When I decided to come to India, I decided to prepare myself by reading every possible source I could find. I read fiction, history, and those infamous guidebooks/survivial guides/rough guides/tourist guides. At least one section of each tourist guide talked about beggars, explaining that giving money only perpetuates the cycle and that donations discourage them from finding jobs. I was able to sort of process this back before I left, sitting in my cozy, air-conditioned room. It made sense, I supposed. Apparently, the only way to make it through a semester would be to become jaded, which I didn't want to do. I'd been warned by nearly everyone who I met that India would be tough on me, mostly because of what I'd see in my everyday encounters. And it's true. Things upset me easily, especially seeing other people suffer. So, I'd resigned myself to getting upset over here.

But the blinders went up. When I first arrived, I couldn't fathom the way that Indian citizens were able to ignore legless women sitting on the curb and starving children pulling at their shirtsleeves. It seemed callous and inhuman to ignore it. I didn't know what I should do, exactly, but I knew it had to be something. The months went by, and I started to get less and less upset. I'd read articles in the Indian Express about beggars who were offered jobs but turned them down because the jobs paid less than a day of begging. An amazing girl on my trip, Sara, came up with the solution of giving food to children instead of money. After a few times, we noticed the children tossing the food to the ground as soon as we turned our backs. It was disheartening, to say the least. I believed, and possibly still believe, that giving coins to children doesn't help. It goes to their families, who are then probably encouraged to put their barefoot children back on the streets to weave through traffic. But then, what do you do?

I started ignoring it. It makes me feel horrible to say it, but that's what I've been doing since October or so.
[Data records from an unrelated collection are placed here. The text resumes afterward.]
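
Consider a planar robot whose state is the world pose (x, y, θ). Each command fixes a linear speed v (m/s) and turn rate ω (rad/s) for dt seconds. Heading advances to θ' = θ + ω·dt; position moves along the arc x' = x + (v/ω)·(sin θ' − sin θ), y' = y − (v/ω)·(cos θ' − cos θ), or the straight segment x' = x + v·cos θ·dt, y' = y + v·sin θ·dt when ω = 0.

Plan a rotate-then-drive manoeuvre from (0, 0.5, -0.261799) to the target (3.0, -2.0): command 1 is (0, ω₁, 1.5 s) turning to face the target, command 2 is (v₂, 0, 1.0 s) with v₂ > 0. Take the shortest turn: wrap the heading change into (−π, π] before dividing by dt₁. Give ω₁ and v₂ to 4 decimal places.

ω₁ = -0.2886, v₂ = 3.9051

heading to target = atan2(-2−0.5, 3−0) = -0.6947
Δθ = wrap(-0.6947 − -0.2618) = -0.4329; ω₁ = Δθ/dt₁ = -0.2886
distance = √((3−0)² + (-2−0.5)²) = 3.9051; v₂ = distance/dt₂ = 3.9051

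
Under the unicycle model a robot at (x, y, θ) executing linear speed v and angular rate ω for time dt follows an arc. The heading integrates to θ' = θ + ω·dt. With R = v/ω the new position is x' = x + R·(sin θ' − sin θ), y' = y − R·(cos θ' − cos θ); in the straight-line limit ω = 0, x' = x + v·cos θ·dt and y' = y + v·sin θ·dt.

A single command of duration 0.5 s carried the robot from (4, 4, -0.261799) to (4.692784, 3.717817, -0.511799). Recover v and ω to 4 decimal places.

v = 1.5000, ω = -0.5000

Δθ = -0.511799 − -0.261799 = -0.250000
ω = Δθ/dt = -0.250000/0.5 = -0.5000
R = Δx/(sin θ' − sin θ) = -3.0000
v = R·ω = -3.0000·-0.5000 = 1.5000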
Telling myself that I couldn't really do anything, since food was wasted and money would encourage it, seemed to help. But, to use an already overused expression, it was like putting a Band-Aid over a bruise. When the logical disconnect of hanging up my cell phone to deny a rupee to a beggar started to pick at my brain, I just shut it off. But I don't know if I can do that anymore.
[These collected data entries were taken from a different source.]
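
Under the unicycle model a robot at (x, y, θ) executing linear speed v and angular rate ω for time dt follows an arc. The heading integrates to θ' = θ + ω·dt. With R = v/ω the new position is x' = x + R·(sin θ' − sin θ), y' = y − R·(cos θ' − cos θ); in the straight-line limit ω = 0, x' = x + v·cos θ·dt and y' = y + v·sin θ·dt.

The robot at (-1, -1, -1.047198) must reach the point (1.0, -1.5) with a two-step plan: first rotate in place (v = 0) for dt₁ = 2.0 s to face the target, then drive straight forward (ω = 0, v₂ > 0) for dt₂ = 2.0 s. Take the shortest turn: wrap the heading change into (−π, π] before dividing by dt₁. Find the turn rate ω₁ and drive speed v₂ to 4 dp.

heading to target = atan2(-1.5−-1, 1−-1) = -0.2450
Δθ = wrap(-0.2450 − -1.0472) = 0.8022; ω₁ = Δθ/dt₁ = 0.4011
distance = √((1−-1)² + (-1.5−-1)²) = 2.0616; v₂ = distance/dt₂ = 1.0308

ω₁ = 0.4011, v₂ = 1.0308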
The last thing that I want is a few nice, cleansing, alleviate-my-guilt-from-white-priviledge paragraphs followed by months of inaction. That's not going to cut it anymore. The truth is, I do next to nothing to help others around me. I make some money at campus jobs, but I donate next to nothing of it. I spend hours reading Stephen King, but no time reading to children. Why? I don't want to think that I'm so selfish. But maybe I am.

So, what brougth on this surge of confusion and waking up? I wish I could say it was a poignant, Hallmark Channel-worthy moment with a little girl. Nope. It was reading John Grisham's The Street Lawyer. Figure that one out. Now that I've acklowledged my self-inflicted blindness and justifications, I need to do something about it. If I don't, then thoughts like this and writing like this are pretty much worthless.

Love,
Sarah!

iPod: "Pain," Jimmy Eat World; "23," Jimmy Eat World

2 Comments:

Anonymous Anonymous said...

you have learned so much for being so young! If everyone decided to do something about poverty, there would be a lot less of it! We are really proud of you, Sarah for hanging in there! I can't imagine how difficult it has been for you at times... 2 weeks and counting!!
Love, M

11/26/2006 08:03:00 PM  
Blogger Andrew said...

I was just in India, and I felt the exact same way. I'm struggling with it right now as I caption photos.